Ähnlich ist es auch um die Haltung gegenüber dem Grauhörnchen (Sciurus carolinensis) bestellt, ebenfalls einem Invasoren aus Nordamerika, der das einheimische Eurasische Eichhörnchen (Sciurus vulgaris) vielerorts schon verdrängt hat. Diese subjektiv wahrgenommene Attraktivität von Waschbär, Grauhörnchen und Co. hat tatsächlich Einfluss auf die Einschleppung und ihr Image und kann sogar ihre Eindämmung behindern, wie nun Forscher im Fachblatt "Frontiers in Ecology and the Environment" nachweisen konnten.

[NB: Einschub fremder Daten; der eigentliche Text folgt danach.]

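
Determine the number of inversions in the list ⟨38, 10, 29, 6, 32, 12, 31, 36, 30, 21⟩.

Count, for each position, how many later elements it exceeds:
38: 9
10: 1
29: 3
6: 0
32: 4
12: 0
31: 2
36: 2
30: 1
21: 0
Sum: 9 + 1 + 3 + 0 + 4 + 0 + 2 + 2 + 1 + 0 = 22

22 inversions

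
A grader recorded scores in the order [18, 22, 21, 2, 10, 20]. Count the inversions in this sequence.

Out-of-order index pairs (1-indexed):
(1,4): 18 > 2
(1,5): 18 > 10
(2,3): 22 > 21
(2,4): 22 > 2
(2,5): 22 > 10
(2,6): 22 > 20
(3,4): 21 > 2
(3,5): 21 > 10
(3,6): 21 > 20
That's 9 pairs.

9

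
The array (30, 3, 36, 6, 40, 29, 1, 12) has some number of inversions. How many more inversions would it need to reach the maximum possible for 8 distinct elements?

12 inversions short

Maximum inversions for 8 distinct elements is C(8, 2) = 8·7/2 = 28.
Current inversions — for each element, count later smaller elements:
30: 5
3: 1
36: 4
6: 1
40: 3
29: 2
1: 0
12: 0
Current total: 5 + 1 + 4 + 1 + 3 + 2 + 0 + 0 = 16
Shortfall: 28 − 16 = 12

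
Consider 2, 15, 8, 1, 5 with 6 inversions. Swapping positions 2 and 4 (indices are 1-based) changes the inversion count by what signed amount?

Positions 2 and 4 hold 15 and 1; after swapping, the array is [2, 1, 8, 15, 5].
Element-by-element contributions:
2: 1
1: 0
8: 1
15: 1
5: 0
Sum: 1 + 0 + 1 + 1 + 0 = 3
Change: 3 − 6 = -3

-3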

Dunkelziffer geht in die Tausende

Die EU hat im Vorjahr eine Liste mit 66 invasiven gebietsfremden Tier- und Pflanzenarten veröffentlicht, die mit ihrer Ausbreitung Lebensräume, Arten oder Ökosysteme beeinträchtigen und daher der biologischen Vielfalt schaden können. Tatsächlich ist das nur ein Bruchteil der von Menschen aus ihrem ursprünglichen Verbreitungsgebiet verschleppten Tiere und Pflanzen, Schätzungen zufolge geht die Zahl der Bioinvasoren in die Tausende.

Das Grauhörnchen macht dem einheimischen roten Eichhörnchen zunehmend Konkurrenz.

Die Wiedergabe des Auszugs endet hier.